Violent revolution is a solution to a problem too, but if we have a system that includes that solution we might want to rethink it (well, we likely won’t have to). Patent trollies are entities that exist to profit off stifling the innovation of others - if they are the solution we need to change the problem. You are right though that when businesses protect intellectual property they are using we don’t call them trollies, that’s because they aren’t trollies.
This is a sensible suggestion. With mandatory licensing the inventor can profit but everyone else can go ahead and use the thing even if the inventor doesn’t have the interest or means to produce it.

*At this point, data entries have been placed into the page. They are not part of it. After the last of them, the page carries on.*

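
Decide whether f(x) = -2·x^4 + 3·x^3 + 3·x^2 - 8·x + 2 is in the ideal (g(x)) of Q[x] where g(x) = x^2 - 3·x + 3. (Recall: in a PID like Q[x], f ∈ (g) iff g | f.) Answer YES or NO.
In Q[x] the ideal (g) consists of all multiples of g, so f ∈ (g) iff g | f, i.e. iff the remainder of f on division by g is 0. Divide f by g (g is monic, so eliminate the leading term of the running remainder at each step):
  leading term -2·x^4: subtract (-2·x^2)·g(x) = -2·x^4 + 6·x^3 - 6·x^2, leaving -3·x^3 + 9·x^2 - 8·x + 2
  leading term -3·x^3: subtract (-3·x)·g(x) = -3·x^3 + 9·x^2 - 9·x, leaving x + 2
The remainder r(x) = x + 2 ≠ 0 (and deg r < deg g), so g ∤ f, i.e. f ∉ (g).

Final answer: NO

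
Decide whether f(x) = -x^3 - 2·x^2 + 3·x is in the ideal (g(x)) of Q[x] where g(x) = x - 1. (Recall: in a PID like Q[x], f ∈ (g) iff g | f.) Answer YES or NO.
In Q[x] the ideal (g) consists of all multiples of g, so f ∈ (g) iff g | f, i.e. iff the remainder of f on division by g is 0. Divide f by g (g is monic, so eliminate the leading term of the running remainder at each step):
  leading term -x^3: subtract (-x^2)·g(x) = -x^3 + x^2, leaving -3·x^2 + 3·x
  leading term -3·x^2: subtract (-3·x)·g(x) = -3·x^2 + 3·x, leaving 0
The remainder is 0, so f(x) = g(x) · h(x) with h(x) = -x^2 - 3·x. Hence g | f, i.e. f ∈ (g).

Final answer: YES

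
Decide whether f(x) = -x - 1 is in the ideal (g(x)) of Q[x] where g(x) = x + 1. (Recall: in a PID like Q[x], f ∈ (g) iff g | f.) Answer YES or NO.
YES

In Q[x] the ideal (g) consists of all multiples of g, so f ∈ (g) iff g | f, i.e. iff the remainder of f on division by g is 0. Divide f by g (g is monic, so eliminate the leading term of the running remainder at each step):
  leading term -x: subtract (-1)·g(x) = -x - 1, leaving 0
The remainder is 0, so f(x) = g(x) · h(x) with h(x) = -1. Hence g | f, i.e. f ∈ (g).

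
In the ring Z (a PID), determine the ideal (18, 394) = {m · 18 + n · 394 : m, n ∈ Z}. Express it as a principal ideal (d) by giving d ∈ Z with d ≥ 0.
(18, 394) = (2); d = 2

In the PID Z, (a, b) is generated by gcd(a, b). Compute gcd(394, 18) with the extended Euclidean algorithm, tracking rows (r, s, t) with s·394 + t·18 = r:
  row A: (394, 1, 0)   [1·394 + 0·18 = 394]
  row B: (18, 0, 1)   [0·394 + 1·18 = 18]
  394 = 21·18 + 16   → row C = row A − 21·row B = (16, 1, −21)   [check: 1·394 − 21·18 = 16]
  18 = 1·16 + 2   → row D = row B − 1·row C = (2, −1, 22)   [check: −1·394 + 22·18 = 2]
  16 = 8·2 + 0   → remainder 0, stop. gcd = 2 (last nonzero row D).
So gcd(18, 394) = 2, with Bézout identity −1·394 + 22·18 = 2. Containment (⊇): the Bézout identity exhibits 2 as an element of (18, 394), giving (2) ⊆ (18, 394). Containment (⊆): since 2 | 18 and 2 | 394 (18 = 2·9, 394 = 2·197), every Z-linear combination of 18 and 394 is divisible by 2, so (18, 394) ⊆ (2). Therefore (18, 394) = (2), d = 2.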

If someone else immediately makes a much better version it isn’t kept off the market, but we still honor the notion that society must drastically enrich the first guy who got to the patent office because great individuals and not broad cultural advancement that is expressed through individuals chosen at random are responsible for getting us where we are.
Elsewhere you say that Hadfield could release a recording of the song subject to automatic licensing (or did someone else say that, maybe I’m confused). But if this is the case then he can’t.

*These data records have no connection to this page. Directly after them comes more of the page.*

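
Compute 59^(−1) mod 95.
59^(−1) ≡ 29 (mod 95)

Apply the extended Euclidean algorithm to (95, 59), tracking rows (r, s, t) with s·95 + t·59 = r. Each division r_prev = q·r_cur + r_new produces the new row as (previous row) − q·(current row):
  row A: (95, 1, 0)   [1·95 + 0·59 = 95]
  row B: (59, 0, 1)   [0·95 + 1·59 = 59]
  95 = 1·59 + 36   → row C = row A − 1·row B = (36, 1, −1)   [check: 1·95 − 1·59 = 36]
  59 = 1·36 + 23   → row D = row B − 1·row C = (23, −1, 2)   [check: −1·95 + 2·59 = 23]
  36 = 1·23 + 13   → row E = row C − 1·row D = (13, 2, −3)   [check: 2·95 − 3·59 = 13]
  23 = 1·13 + 10   → row F = row D − 1·row E = (10, −3, 5)   [check: −3·95 + 5·59 = 10]
  13 = 1·10 + 3   → row G = row E − 1·row F = (3, 5, −8)   [check: 5·95 − 8·59 = 3]
  10 = 3·3 + 1   → row H = row F − 3·row G = (1, −18, 29)   [check: −18·95 + 29·59 = 1]
  3 = 3·1 + 0   → remainder 0, stop. gcd = 1 (last nonzero row H).
The gcd is 1, so 59 is invertible mod 95. The last nonzero row gives −18·95 + 29·59 = 1, so t = 29. So 59^(−1) ≡ 29 (mod 95). Verify: 59 · 29 = 1711 ≡ 1 (mod 95). ✓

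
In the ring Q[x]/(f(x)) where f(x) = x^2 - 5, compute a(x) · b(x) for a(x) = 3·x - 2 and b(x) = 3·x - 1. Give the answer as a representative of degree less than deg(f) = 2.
First multiply in Q[x] without reducing: a · b = 9·x^2 - 9·x + 2. Now divide by f(x) = x^2 - 5, eliminating the leading term at each step:
  leading term 9·x^2: subtract (9)·f(x) = 9·x^2 - 45, leaving 47 - 9·x
The degree is now < 2, so this is the remainder. Hence a · b ≡ 47 - 9·x in Q[x]/(f).

Final answer: a · b ≡ 47 - 9·x (mod f(x))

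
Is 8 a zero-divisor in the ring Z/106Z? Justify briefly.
YES

gcd(8, 106) = 2 > 1, so 8 is not a unit in Z/106Z. In Z/nZ every nonzero non-unit is a zero-divisor: explicitly, take b = 106/gcd = 53 ≠ 0 (mod 106); then 8·53 = 424 = 4·106, i.e. 8·53 ≡ 0 (mod 106). So 8 is a zero-divisor.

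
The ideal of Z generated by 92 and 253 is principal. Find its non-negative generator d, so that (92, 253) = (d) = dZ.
(92, 253) = (23); d = 23

In the PID Z, (a, b) is generated by gcd(a, b). Compute gcd(253, 92) with the extended Euclidean algorithm, tracking rows (r, s, t) with s·253 + t·92 = r:
  row A: (253, 1, 0)   [1·253 + 0·92 = 253]
  row B: (92, 0, 1)   [0·253 + 1·92 = 92]
  253 = 2·92 + 69   → row C = row A − 2·row B = (69, 1, −2)   [check: 1·253 − 2·92 = 69]
  92 = 1·69 + 23   → row D = row B − 1·row C = (23, −1, 3)   [check: −1·253 + 3·92 = 23]
  69 = 3·23 + 0   → remainder 0, stop. gcd = 23 (last nonzero row D).
So gcd(92, 253) = 23, with Bézout identity −1·253 + 3·92 = 23. Containment (⊇): the Bézout identity exhibits 23 as an element of (92, 253), giving (23) ⊆ (92, 253). Containment (⊆): since 23 | 92 and 23 | 253 (92 = 23·4, 253 = 23·11), every Z-linear combination of 92 and 253 is divisible by 23, so (92, 253) ⊆ (23). Therefore (92, 253) = (23), d = 23.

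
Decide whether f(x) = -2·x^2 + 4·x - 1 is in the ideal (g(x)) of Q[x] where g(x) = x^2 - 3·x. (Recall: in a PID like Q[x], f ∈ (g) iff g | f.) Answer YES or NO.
NO

In Q[x] the ideal (g) consists of all multiples of g, so f ∈ (g) iff g | f, i.e. iff the remainder of f on division by g is 0. Divide f by g (g is monic, so eliminate the leading term of the running remainder at each step):
  leading term -2·x^2: subtract (-2)·g(x) = -2·x^2 + 6·x, leaving -2·x - 1
The remainder r(x) = -2·x - 1 ≠ 0 (and deg r < deg g), so g ∤ f, i.e. f ∉ (g).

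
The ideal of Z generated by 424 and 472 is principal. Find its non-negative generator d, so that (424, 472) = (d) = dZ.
In the PID Z, (a, b) is generated by gcd(a, b). Compute gcd(472, 424) with the extended Euclidean algorithm, tracking rows (r, s, t) with s·472 + t·424 = r:
  row A: (472, 1, 0)   [1·472 + 0·424 = 472]
  row B: (424, 0, 1)   [0·472 + 1·424 = 424]
  472 = 1·424 + 48   → row C = row A − 1·row B = (48, 1, −1)   [check: 1·472 − 1·424 = 48]
  424 = 8·48 + 40   → row D = row B − 8·row C = (40, −8, 9)   [check: −8·472 + 9·424 = 40]
  48 = 1·40 + 8   → row E = row C − 1·row D = (8, 9, −10)   [check: 9·472 − 10·424 = 8]
  40 = 5·8 + 0   → remainder 0, stop. gcd = 8 (last nonzero row E).
So gcd(424, 472) = 8, with Bézout identity 9·472 − 10·424 = 8. Containment (⊇): the Bézout identity exhibits 8 as an element of (424, 472), giving (8) ⊆ (424, 472). Containment (⊆): since 8 | 424 and 8 | 472 (424 = 8·53, 472 = 8·59), every Z-linear combination of 424 and 472 is divisible by 8, so (424, 472) ⊆ (8). Therefore (424, 472) = (8), d = 8.

Final answer: (424, 472) = (8); d = 8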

You are conflating different meanings of the word “own.” Of course I own my organs in a sense that almost anyone would agree with, and of course they are my property colloquially. Property is colloquially anything that we thing of as ours, and legally a think that we have an absolute right to use, dispose of, and prevent others from using.
Legally whether or not the your body or your thoughts are your property probably varies from place to place, but either they are or they aren’t. If they aren’t then they aren’t. If they are then forced taking of your organs is absolutely theft, even if the police and prosecutors don’t charge as such. If someone takes your kidney, ask the police to lay theft charges along with the assault and whatever other charges happen. I think the US these charges would stick (if I recall, the body is property of the individual in the US).
Either way it doesn’t matter what the legal definition is. If I say someone stole my idea, I say so knowing that they haven’t taken my property in a legal sense. I may be doing anything from employing a metaphor, to using a phrase, to exaggerating to express how I feel about the situation. I honestly don’t know if my thoughts are my property in any legal sense or not, but I know that people had thoughts before anyone had a concept of property that we would recognize. And I know that people had secrets, even secrets they used to make or build things, before there was anything like a legal idea of property.
Unless you think the platonic ideal of property existed before people stumbled across it and modeled their thinking after it. I don’t think you think this, because it is transparently, factually wrong.